Viens mon aimée, viens me rejoindre car je me meurs d’amour
et je sens que ma vie s’échappe de mes lèvres. Toi seule peux me retenir en ce
monde et j’attends que tu acceptes mon baiser ».
La jeune femme parla enfin et révéla son nom en premier
lieu. Elle était originaire de la lointaine Flandre et se nommait Maheut d’Artois.
La chanson qu’elle avait interprétée lui venait de sa nourrice, originaire d’Alger et elle avait été bercée, toute enfant
par les parfums du jasmin et de l’oranger.
« je n’accepterai d’embrasser un jeune homme, fût-il
charmant, que lorsqu’il me demandera en mariage de manière formelle, après de
longues fiançailles au cours desquelles, il devra faire preuve de gentillesse
et de constance, pour m’assurer de sa fidélité.
Je vous propose, gentil chevalier de venir voir mes parents
en mon château de Brise d’Automne, pour me demander en mariage ».

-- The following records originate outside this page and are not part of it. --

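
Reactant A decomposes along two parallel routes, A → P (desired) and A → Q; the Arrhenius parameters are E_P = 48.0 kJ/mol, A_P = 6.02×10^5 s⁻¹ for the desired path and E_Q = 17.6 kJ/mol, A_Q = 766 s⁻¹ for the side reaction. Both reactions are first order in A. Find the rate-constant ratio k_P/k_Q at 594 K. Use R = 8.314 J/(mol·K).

1.67

With equal orders, S_{P/Q} = k_P/k_Q = (A_P/A_Q)·exp[(E_Q−E_P)/(RT)].
(E_Q−E_P)/(RT) = (17.6−48.0)×10³/(8.314×594) = -30400/4939 = -6.156.
k_P/k_Q = (6.02×10^5/766)·exp(-6.156) = 785.9 × 0.002121 = 1.67.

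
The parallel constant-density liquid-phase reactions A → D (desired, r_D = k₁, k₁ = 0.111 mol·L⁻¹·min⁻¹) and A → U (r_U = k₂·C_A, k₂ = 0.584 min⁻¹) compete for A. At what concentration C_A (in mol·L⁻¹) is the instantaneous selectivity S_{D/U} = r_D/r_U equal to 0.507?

S_{D/U} = (k₁/k₂)·C_A⁻¹ ⇒ C_A = (S·k₂/k₁)^(-1).
= (0.507×0.584/0.111)^(-1) = (2.667)^(-1) = 0.375 mol·L⁻¹.

0.375 mol·L⁻¹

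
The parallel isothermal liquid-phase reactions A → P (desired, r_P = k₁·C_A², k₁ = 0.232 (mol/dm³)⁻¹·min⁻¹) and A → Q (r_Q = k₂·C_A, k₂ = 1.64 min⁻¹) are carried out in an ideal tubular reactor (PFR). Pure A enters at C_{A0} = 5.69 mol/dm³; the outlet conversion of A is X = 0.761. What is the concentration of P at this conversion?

1.40 mol/dm³

C_A = C_{A0}(1−X) = 1.360 mol/dm³.
Along a PFR/batch, dC_Q/dC_A = −r_Q/(r_P+r_Q) = −k₂/(k₂+k₁·C_A).
Integrating from C_{A0} to C_A: C_Q = (1.64/0.232)·ln[(1.64+0.232·5.69)/(1.64+0.232·1.36)] = 7.069·ln(2.960/1.955) = 2.931 mol/dm³.
Then C_P = (C_{A0}−C_A) − C_Q = 4.330 − 2.931 = 1.400 mol/dm³.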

Célio lui parla de la Table Ronde auprès de laquelle il s’était
engagé comme chevalier, par serment et il proposa à la belle Maheut de
rencontrer Dame Hortensia qui régentait sa vie.

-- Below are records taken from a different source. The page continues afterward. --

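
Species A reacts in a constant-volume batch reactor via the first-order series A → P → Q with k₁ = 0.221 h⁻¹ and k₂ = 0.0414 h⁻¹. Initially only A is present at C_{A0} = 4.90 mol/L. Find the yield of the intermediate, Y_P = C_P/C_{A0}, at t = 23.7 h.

For first-order series with pure A initially, C_P(t) = k₁C_{A0}/(k₂−k₁)·(e^(−k₁t) − e^(−k₂t)).
e^(−k₁t) = e^(−0.221×23.7) = e^(−5.238) = 0.005312; e^(−k₂t) = e^(−0.9812) = 0.3749.
C_P = 0.221×4.90/(0.0414−0.221) × (0.005312−0.3749) = (-6.030)×(-0.3696) = 2.228 mol/L.
Y_P = C_P/C_{A0} = 2.228/4.90 = 0.455.

0.455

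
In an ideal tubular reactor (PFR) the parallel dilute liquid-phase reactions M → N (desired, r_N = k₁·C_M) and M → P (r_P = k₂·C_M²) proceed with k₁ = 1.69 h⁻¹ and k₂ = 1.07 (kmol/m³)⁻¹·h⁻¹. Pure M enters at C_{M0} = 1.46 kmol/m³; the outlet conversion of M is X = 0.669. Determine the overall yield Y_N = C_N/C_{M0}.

C_M = C_{M0}(1−X) = 0.4833 kmol/m³.
Along a PFR/batch, dC_N/dC_M = −r_N/(r_N+r_P) = −k₁/(k₁+k₂·C_M).
Integrating from C_{M0} to C_M: C_N = (1.69/1.07)·ln[(1.69+1.07·1.46)/(1.69+1.07·0.483)] = 1.579·ln(3.252/2.207) = 0.6123 kmol/m³.
Y_N = C_N/C_{M0} = 0.6123/1.46 = 0.419.

0.419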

Ils arrivèrent à Tréhorenteuc, firent une halte à l’église
où régnait une paix hors du commun et exposèrent une demande de libération
momentanée du chevalier Célio pour preuve d’amour.
Dame Hortensia se déclara charmée de l’aventure romanesque
du chevalier vénitien qui était son bras droit et elle l’autorisa à se rendre
dans la Flandre prospère dont on vantait les louanges et où disait-on, avait
vécu le grand Chrétien de Troyes qui avait tant chanté les exploits des
chevaliers de la Table Ronde, racontant notamment les amours de la belle
Guenièvre et de Lancelot du Lac puis la conquête toujours remise sur le métier
du Graal sacré, notamment par l’entremise de Perceval le Gallois.
« J’aurai enfin l’occasion de donner une place d’honneur
à l’un des chevaliers que j’ai gardés auprès de moi » ajouta-t-elle et
chacun émit un avis pour sélectionner l’un de ces preux chevaliers.
Aldebert de Roumanie fut enfin désigné à la majorité des
voix et il vint baiser la main de sa suzeraine en lui promettant d’être son
plus fidèle et reconnaissant vassal.
Après de jolies fêtes destinées à recevoir Maheut de Flandre
dans la congrégation de chevaliers de l’ordre nouveau, le couple partit vers ce
pays que l’on disait couronné de blés ondoyant au vent et de belles terres
riches où paissaient des animaux destinés à fournir des produits délicieux, au
nombre desquels figurait un fromage renommé que l’on savourait de mille et une
manières, offrant aux enfants une belle croissance et des joues roses.
On attendit des nouvelles du couple et elles arrivèrent
enfin, porteuses d’espoir et de félicité.
Célio avait été accepté à condition que la réciproque se
fasse à Venise et les deux amants partirent de ce chef dans la lointaine lagune
où miroitaient des trésors fabuleux.
Ce répit enchanta Aldebert de Roumanie qui prit goût à sa
participation active auprès de Dame Hortensia, dans cette Table Ronde qui
réservait tant de surprises à ceux qui croyaient en elle.